A novel camera loaded with cutting-edge AI algorithms can detect cars and pedestrians around an autonomous vehicle 100× faster than current technology and with far less computational power, according to researchers who developed it at the University of Zurich.
By pairing a 20-fps RGB camera with an event camera and developing neural networks to process the incoming image data, professor Davide Scaramuzza and researcher Daniel Gehrig created a hybrid system that is claimed to be several orders of magnitude more efficient than the cameras used in cars today.
“Hybrid systems like this could be crucial [for] autonomous driving, guaranteeing safety without leading to a substantial growth of data and computational power,” said Scaramuzza, head of the Robotics and Perception Group at Zurich. “Our approach paves the way for efficient and robust perception … by uncovering the potential of event cameras.”
Today’s driver-assistance systems use image-based color cameras that capture 30 to 40 fps, with AI-based computer vision algorithms to deliver safe driving. Optimizing the tradeoff between bandwidth and latency in these sensors isn’t easy: High frame rates are best for capturing scene dynamics with minimal latency but raise bandwidth requirements, while lower frame rates increase the risk that vital data will be missed.
As part of his research with Scaramuzza into low-latency automotive vision, Gehrig, now at the University of Pennsylvania’s General Robotics, Automation, Sensing and Perception (GRASP) Lab, checked out the latest automotive cameras. The highest-frame-rate camera he could find at the time captured 45 images per second but with a latency of 25 ms—a time gap during which a vehicle’s surroundings would not be imaged.

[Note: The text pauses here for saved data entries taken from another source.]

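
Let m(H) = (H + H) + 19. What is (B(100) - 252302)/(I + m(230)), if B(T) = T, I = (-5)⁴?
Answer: -126101/552 ≈ -228.44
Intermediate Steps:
I = 625
m(H) = 19 + 2*H (m(H) = 2*H + 19 = 19 + 2*H)
(B(100) - 252302)/(I + m(230)) = (100 - 252302)/(625 + (19 + 2*230)) = -252202/(625 + (19 + 460)) = -252202/(625 + 479) = -252202/1104 = -252202*1/1104 = -126101/552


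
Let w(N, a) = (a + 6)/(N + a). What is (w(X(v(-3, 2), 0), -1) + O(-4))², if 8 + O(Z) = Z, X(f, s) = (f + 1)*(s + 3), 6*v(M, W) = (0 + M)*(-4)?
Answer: 8281/64 ≈ 129.39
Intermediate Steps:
v(M, W) = -2*M/3 (v(M, W) = ((0 + M)*(-4))/6 = (M*(-4))/6 = (-4*M)/6 = -2*M/3)
X(f, s) = (1 + f)*(3 + s)
w(N, a) = (6 + a)/(N + a)
O(Z) = -8 + Z
(w(X(v(-3, 2), 0), -1) + O(-4))² = ((6 - 1)/((3 + 0 + 3*(-⅔*(-3)) - ⅔*(-3)*0) - 1) + (-8 - 4))² = (5/((3 + 0 + 3*2 + 2*0) - 1) - 12)² = (5/((3 + 0 + 6 + 0) - 1) - 12)² = (5/(9 - 1) - 12)² = (5/8 - 12)² = (-91/8)² = 8281/64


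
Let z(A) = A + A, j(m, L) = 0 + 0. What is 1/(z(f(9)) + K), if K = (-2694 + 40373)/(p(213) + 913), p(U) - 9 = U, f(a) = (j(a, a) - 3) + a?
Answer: 1135/51299 ≈ 0.022125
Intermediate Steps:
j(m, L) = 0
f(a) = -3 + a (f(a) = (0 - 3) + a = -3 + a)
z(A) = 2*A
p(U) = 9 + U
K = 37679/1135 (K = (-2694 + 40373)/((9 + 213) + 913) = 37679/(222 + 913) = 37679/1135 ≈ 33.197)
1/(z(f(9)) + K) = 1/(2*(-3 + 9) + 37679/1135) = 1/(2*6 + 37679/1135) = 1/(12 + 37679/1135) = 1/(51299/1135) = 1135/51299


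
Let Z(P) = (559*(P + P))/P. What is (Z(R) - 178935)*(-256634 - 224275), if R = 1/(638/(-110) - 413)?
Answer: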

“If something happens during this time, the camera may see it too late,” said Gehrig. “The question is, how can we reduce this time? Well, we could increase the frame rate and get even more images per second, but that translates into more data to be processed in real time—and as we become more reactive to our environment, this [data burden] is becoming more unsustainable.”
Instead, Gehrig and Scaramuzza have combined a 20-fps RGB color camera with an event camera, which has pixels that record data only when motion is detected, rather than at regular frame rates. “[These cameras] have no blind spot between frames,” Scaramuzza said.
As part of the setup, each camera has been coupled with a neural network algorithm to analyze the captured imagery. Images from the standard camera are processed by a convolutional neural network (CNN) that is trained to recognize cars or pedestrians. The event camera data, however, is processed using an asynchronous graph neural network (GNN), designed by Gehrig and Scaramuzza, that ignores static objects and only processes 3D data that change over time—that is, events.
Each time the standard camera captures an image, its CNN processes that image and shares the features with the asynchronous GNN, which reuses the CNN features to boost its own performance. Event cameras can miss very slow and nearly static events, so CNN feature sharing is helpful when only a few events have been triggered in slow-motion scenarios.
The lab trial results, reported in Nature, indicate that the setup can match the latency of a 5,000-fps camera but with the bandwidth of a 45-fps automotive camera. Those results come without compromising accuracy and offer clear benefits over the best cameras on the automotive market, the researchers reported.
“We have a low data rate with very low latency,” Gehrig said. “The real breakthrough has been how we can efficiently process the data from both [cameras] with our algorithms.”
Gehrig asserted that the algorithms he and Scaramuzza developed give their hybrid approach an efficiency edge over the event-based methods used in commercially available products. Key players with event cameras on the market include Prophesee and iniVation. “I think the challenge has been that event cameras are quite different from ‘normal’ cameras, and this requires a new approach when it comes to processing [the images],” Gehrig said.
But while Scaramuzza’s Robotics and Perception Group has made a name for itself by developing cutting-edge algorithms for cameras, market-ready systems tend to rely on more established, robust algorithms trusted by automakers. Gehrig wouldn’t predict when the hybrid solution might find its way into vehicles but said algorithm optimization would continue apace. “We want to further reduce the time it takes to process [data],” he said.
The left half of this scene is captured by the color camera, while the right half comes from the event camera. (Source: Robotics and Perception Group, University of Zurich)
The researchers also intend to integrate LiDAR sensors—as already used in self-driving cars—into their hybrid camera. According to Gehrig, the current camera has difficulty estimating the distance to an object and may not be able to determine, for example, whether a so-called bounding box—the rectangular label in object-detection tasks—is pointing out a small person nearby or a tall person in the distance.
“This ambiguity can be removed using LiDAR … and is something that I think is crucial to further enhance the usability of our algorithm,” Gehrig said.